Constat : Avec sa montée en puissance et la chute relative de l’Irlande, l’Afrique du Sud est indéniablement la meilleure équipe du rugby mondial.
Question en suspens : Qui joue au poste de demi d’ouverture ? Manie Libbok peut débloquer les défenses mais n’est pas toujours fiable face aux perches, Handre Pollard est un bon commandant mais n’a pas le flair de Libbok, et Jordan Hendrikse est un jeune outsider qui n’a été titularisé que deux fois, à chaque fois contre le pays de Galles, pour deux victoires faciles. Sacha Feinberg-Mngomezulu a brillé pendant le Rugby Championship avant qu’une blessure au genou ne l’écarte de l’équipe à l’automne.
Irlande (2e)
Résultats : 13-23 contre la Nouvelle-Zélande, 22-19 contre l’Argentine, 52-17 contre les Fidji, 22-19 contre l’Australie.
Bilan : Pas vraiment de quoi se plaindre avec trois victoires en quatre matchs, mais l’équipe d’Irlande a montré qu’elle était clairement en transition. Elle a bafouillé en attaque lors d’une prestation décousue contre la Nouvelle-Zélande et a toujours semblé sur la réserve, à l’exception de sa large victoire sur les Fidji.

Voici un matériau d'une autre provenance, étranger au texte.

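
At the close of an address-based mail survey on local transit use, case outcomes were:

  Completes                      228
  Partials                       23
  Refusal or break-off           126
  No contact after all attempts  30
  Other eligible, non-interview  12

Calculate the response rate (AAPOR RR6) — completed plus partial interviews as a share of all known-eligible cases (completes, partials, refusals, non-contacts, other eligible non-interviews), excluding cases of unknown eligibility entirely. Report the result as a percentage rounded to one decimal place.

Numerator = 228 + 23 = 251
Denom = 228 + 23 + 126 + 30 + 12 = 419
RR6 = 251 / 419 = 0.5990

59.9%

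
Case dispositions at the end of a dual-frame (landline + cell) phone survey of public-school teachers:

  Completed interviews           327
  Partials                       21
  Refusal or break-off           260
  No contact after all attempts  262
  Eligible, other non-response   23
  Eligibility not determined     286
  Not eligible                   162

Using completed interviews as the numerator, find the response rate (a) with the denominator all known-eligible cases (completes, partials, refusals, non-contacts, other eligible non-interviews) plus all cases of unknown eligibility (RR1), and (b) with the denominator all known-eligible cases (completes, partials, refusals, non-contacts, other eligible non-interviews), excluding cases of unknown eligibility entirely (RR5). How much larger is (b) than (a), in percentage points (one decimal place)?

8.9

Num → 327
Base → 327 + 21 + 260 + 262 + 23 + 286 = 1179
RR1 = 327 / 1179 = 0.2774
Base → 327 + 21 + 260 + 262 + 23 = 893
RR5 = 327 / 893 = 0.3662
Difference = 36.62 − 27.74 = 8.88 percentage points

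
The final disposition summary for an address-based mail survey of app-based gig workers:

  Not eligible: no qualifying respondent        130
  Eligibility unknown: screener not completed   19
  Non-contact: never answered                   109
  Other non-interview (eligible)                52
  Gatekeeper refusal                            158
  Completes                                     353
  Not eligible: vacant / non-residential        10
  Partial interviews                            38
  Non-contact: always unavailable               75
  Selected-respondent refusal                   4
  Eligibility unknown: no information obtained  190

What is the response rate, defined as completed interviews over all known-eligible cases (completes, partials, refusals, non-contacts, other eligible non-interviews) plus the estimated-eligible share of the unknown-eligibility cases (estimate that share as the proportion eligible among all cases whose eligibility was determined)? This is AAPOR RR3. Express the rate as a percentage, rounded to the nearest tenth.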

Constat : La colonne vertébrale de l’équipe semble solide et prête pour les prochaines années. James Ryan, Caelan Doris, Joe McCarthy et Hugo Keenan ont tous moins de 30 ans et semblent bien partis pour atteindre les 100 sélections. C’est une très bonne nouvelle pour l’Irlande et peu de nations peuvent en dire de même.
Question en suspens : Qui va remplacer les vieux grognards ? Bundee Aki, Jamison Gibson-Park et Cian Healy auront du mal à tirer jusqu’à la prochaine Coupe du Monde. Healy n’a débuté que 10 matchs au cours des trois dernières années et en a disputé 49. Qui va prendre leur place et quand s’installeront-ils dans cette équipe ?
Nouvelle-Zélande (3e)
Résultats : 64-19 contre le Japon, 24-22 contre l’Angleterre, 23-13 contre l’Irlande, 29-30 contre la France, 29-11 contre l’Italie.
Bilan : Une fois de plus, les adversaires des All Blacks ont attaqué cette tournée avec l’espoir et l’ambition de les dominer, mais les Néo-Zélandais sont rentrés chez eux avec quatre victoires en cinq rencontres. Potentiellement vulnérable dans l’analyse et les discours, cette équipe montre tout l’inverse sur le terrain.
Constat : Wallace Sititi est aussi bon qu’on le pensait. Il a joué chaque minute de cette tournée et a fait preuve d’une grande assurance. Une pépite de plus à ajouter à cette 3e ligne bourrée de talents.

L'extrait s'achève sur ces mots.